Wildes Gedränge auf der Ponte Vecchio in Florenz, Wirbel am Piazza del Campo in Siena? Nein, danke. Nur eine halbe Autostunde von den Ballungszentren entfernt, zeigt sich die Toskana von ihrer entspannten Seite. Drei besondere Kleinode für einen genussvollen Urlaub.
Der Kuckuck ruft durch den Garten als würde er wissen, dass Grazia schon längst in der Küche steht und das Frühstück richtet.

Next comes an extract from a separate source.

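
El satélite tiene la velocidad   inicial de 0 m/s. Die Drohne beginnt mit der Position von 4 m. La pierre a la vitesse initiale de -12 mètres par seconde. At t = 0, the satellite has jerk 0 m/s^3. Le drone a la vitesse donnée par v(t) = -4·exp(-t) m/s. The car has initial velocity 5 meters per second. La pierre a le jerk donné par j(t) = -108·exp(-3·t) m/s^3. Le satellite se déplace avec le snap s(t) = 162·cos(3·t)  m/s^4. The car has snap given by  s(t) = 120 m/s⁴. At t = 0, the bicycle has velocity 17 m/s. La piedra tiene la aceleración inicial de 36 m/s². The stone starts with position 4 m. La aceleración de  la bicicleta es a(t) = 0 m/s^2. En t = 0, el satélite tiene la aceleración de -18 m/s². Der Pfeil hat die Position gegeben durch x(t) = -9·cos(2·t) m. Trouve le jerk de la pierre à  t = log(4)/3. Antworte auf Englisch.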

Die Luft riecht frisch und süß nach Lavendel, der Ausblick ins Tal mit den grünen Weinbergen kaum zu übertreffen.
Gemeinsam mit ihrem Mann Riccardo hat Grazia hier San Donato in Fronzano in der Gemeinde Reggello, mitten im Chianti-Gebiet, ihren Traum vom kleinen feinen Gutshof verwirklicht. Jedes der Zimmer ist einem toskanischen Handwerker gewidmet – dem Fiaccheraio (Kutscher), Vasaio (Töpfer), Stagnino (Klempner), Conciaio (Gerber) der Cappellaio (Hutmacher). Auch in der Küche versucht Grazia die toskanische Tradition hoch zu halten und serviert Schinkenmousse mit Brot, Zucchini-Frittata, Tiramisu – und den Wein vom Nachbarn.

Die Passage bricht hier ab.